La liberté de conscience est le premier principe fondateur de la laïcité. Les tenants de trois options spirituelles doivent être libres de choisir une religion, une conviction athée ou agnostique. Et l'usage de cette liberté ne doit déboucher sur aucune stigmatisation. Ni credo obligé ni credo interdit. La liberté de conscience est première, comme l'est la liberté humaine : elle n'est pas un bien que l'on peut perdre, qui serait accordé ou non, car il s'inscrit dans l'être de tout homme, non dans son avoir. C'est en ce sens qu'après Rousseau une telle liberté est dite inaliénable Elle est plus large, plus générale, que la liberté de religion ou liberté « religieuse », puisqu'elle se réfère au libre choix que permet l'ensemble des options spirituelles. Elle échappe aux ambiguïtés de la tolérance politique, dont Condorcet et Mirabeau ont souligné qu'elle relève d'une inégalité entre ceux qui tolèrent et ceux qui sont tolérés. C'est la liberté de conscience qu'assure le premier article de la loi du 9 décembre 1905. Une telle liberté de conscience peut être bafouée de deux façons. Soit par l'imposition d'une religion et la persécution des autres ou de l'athéisme et de l'agnosticisme. Soit à l'inverse par l'imposition de l'athéisme et la persécution des religions. En ce sens, l'Union Soviétique stalinienne persécutant les religions au nom d'un athéisme officiel a autant bafoué la laïcité que l'Espagne franquiste qui imposait le catholicisme comme religion d'État (« national-catolicismo »).

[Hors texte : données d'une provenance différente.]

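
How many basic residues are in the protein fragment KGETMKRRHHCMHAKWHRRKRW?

13

The basic amino acids are Lys (K), Arg (R), and His (H).
Matching residues: K1, K6, R7, R8, H9, H10, H13, K15, H17, R18, R19, K20, R21.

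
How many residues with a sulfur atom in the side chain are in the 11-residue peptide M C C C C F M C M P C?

9

Only Cys (C) and Met (M) have a sulfur atom in the side chain.
Matching residues: M1, C2, C3, C4, C5, M7, C8, M9, C11.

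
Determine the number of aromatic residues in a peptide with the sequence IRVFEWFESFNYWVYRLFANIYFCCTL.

F, W, and Y each carry an aromatic ring on the side chain.
Matching residues: F4, W6, F7, F10, Y12, W13, Y15, F18, Y22, F23.

10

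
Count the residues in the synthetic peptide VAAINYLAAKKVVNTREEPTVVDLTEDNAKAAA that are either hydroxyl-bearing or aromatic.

4

Hydroxyl-bearing: S, T, Y. Aromatic: F, W, Y.
Hydroxyl-bearing residues here: Y6, T15, T20, T25 (4).
Aromatic residues here: Y6 (1).
Y is in both groups, so the 1 Y residue must not be double-counted.
Total = 4 + 1 − 1 = 4.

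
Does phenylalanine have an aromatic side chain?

Phenylalanine (F), tryptophan (W), and tyrosine (Y) have aromatic ring side chains.
Phenylalanine is in this group.

Yes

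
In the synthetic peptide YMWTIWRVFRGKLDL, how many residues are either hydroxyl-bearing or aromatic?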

Il est donc clair que la laïcité n'est pas antireligieuse, et qu'elle ne relève nullement d'un athéisme implicite ou explicite. Si elle est devenue historiquement anticléricale au regard de prétentions théologico-politiques qui entendaient dévoyer le libre témoignage spirituel de la religion en un projet de domination temporel, ce n'est pas alors à la religion comme telle qu'elle s'est opposée. Il est clair également que la laïcité n'est pas hostile à l'athéisme comme tel : elle rejette tout simplement l'athéisme officiel qui voudrait s'imposer politiquement. Cette symétrie est importante pour esquisser le plan sur lequel se situe la laïcité, et qui n'est pas celui des options spirituelles particulières. Le Président de la République parle à juste titre d'un cadre, qui en un sens transcende toutes les options spirituelles en définissant les conditions de leur libre affirmation, de leur égalité de statut, et de leur coexistence sans aliénation de la sphère commune à la domination de l'une ou de l'autre.

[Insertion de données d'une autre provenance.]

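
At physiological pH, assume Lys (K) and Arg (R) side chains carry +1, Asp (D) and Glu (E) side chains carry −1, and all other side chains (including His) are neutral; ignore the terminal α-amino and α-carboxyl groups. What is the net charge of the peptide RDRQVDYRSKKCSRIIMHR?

+5

Positive (K, R): R1, R3, R8, K10, K11, R14, R19 → +7.
Negative (D, E): D2, D6 → −2.
Net charge = (+7) + (−2) = +5.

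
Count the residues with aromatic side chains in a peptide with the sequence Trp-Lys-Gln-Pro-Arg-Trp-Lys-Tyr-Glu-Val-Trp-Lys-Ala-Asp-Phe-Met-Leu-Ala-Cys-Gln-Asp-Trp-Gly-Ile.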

Quant à la liberté de conscience, elle a pour condition que l'État ne soit pas ou plus arbitre des croyances, et qu'il reste à cet égard neutre. Cette abstention correspond à une délimitation propre à l'état de droit. Pas de police des croyances ou de la pensée. Une telle conception n'équivaut pas à un relativisme propre à désarmer les consciences : elle met en jeu des valeurs dont la formulation explicite peut recevoir en droit l'assentiment de tous. Elle recentre le droit sur les actes, en incluant dans ceux-ci les propos racistes ou xénophobes qui incitent à la discrimination. Quant à la liberté de conscience, il appartient à l'État de lui donner les moyens de se fortifier, notamment par l'instruction publique. Celle-ci doit procurer à tous, croyants ou non, l'autonomie de jugement et la culture universelle qui lui fournit ses repères. La laïcité n'est pas seulement neutralité ; elle est, positivement, promotion du bien commun du fait qu'elle assume un projet d'émancipation de tous et de chacun.

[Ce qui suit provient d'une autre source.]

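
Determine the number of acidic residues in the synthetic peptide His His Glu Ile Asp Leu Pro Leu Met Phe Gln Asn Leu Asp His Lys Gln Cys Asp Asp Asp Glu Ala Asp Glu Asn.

9

Aspartate (D) and glutamate (E) have carboxylic-acid side chains and are the acidic amino acids.
Matching residues: Glu3, Asp5, Asp14, Asp19, Asp20, Asp21, Glu22, Asp24, Glu25.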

L'égalité de droits des tenants des trois options spirituelles est le second principe de la laïcité. À la domination traditionnelle du cléricalisme religieux il ne s'agit donc pas de substituer un quelconque athéisme officiel, car on ne ferait alors qu'intervertir les dominants et les dominés. La laïcité consiste à éradiquer le principe même de toute domination au nom d'une option spirituelle quelle qu'elle soit. L'égalité de principe des tenants des trois options spirituelles exclut tout privilège public des religions ou de l'athéisme. La séparation juridique des Églises et de l'État est à cet égard une garantie d'impartialité. Elle constitue d'ailleurs une libération mutuelle : la république devient la chose de tous, athées, agnostiques ou croyants ; la religion s'affirme comme libre témoignage spirituel en s'émancipant de ses compromissions théologico-politiques traditionnelles. Toute démarche de type concordataire, en revanche, tend à privilégier les citoyens croyants par rapport aux citoyens athées. Sur ce point, la laïcité n'est pas une simple sécularisation, assortie bien souvent du maintien de privilèges institutionnels ou sociaux des figures religieuses de la conviction spirituelle. Ce maintien prend parfois pour alibi la référence à la culture, entendue en son sens ethnographique comme continuité d'une tradition. Mais on peut mesurer les risques d'une telle acception en observant que des pratiques oppressives et discriminatoires se donnent comme « culturelles » pour jouir d'un label qui les soustrait à toute critique. L'égalité des sexes, pour ne citer qu'elle, ne figure pas dans les traditions « culturelles » des grandes aires de civilisation. Elle n'en est pas moins une exigence du droit, qui sur ce point doit rompre avec le passé. Ce type de rupture est d'ailleurs conforme à un autre sens du mot culture, entendue cette fois ci comme transformation active du donné en vue d'un progrès.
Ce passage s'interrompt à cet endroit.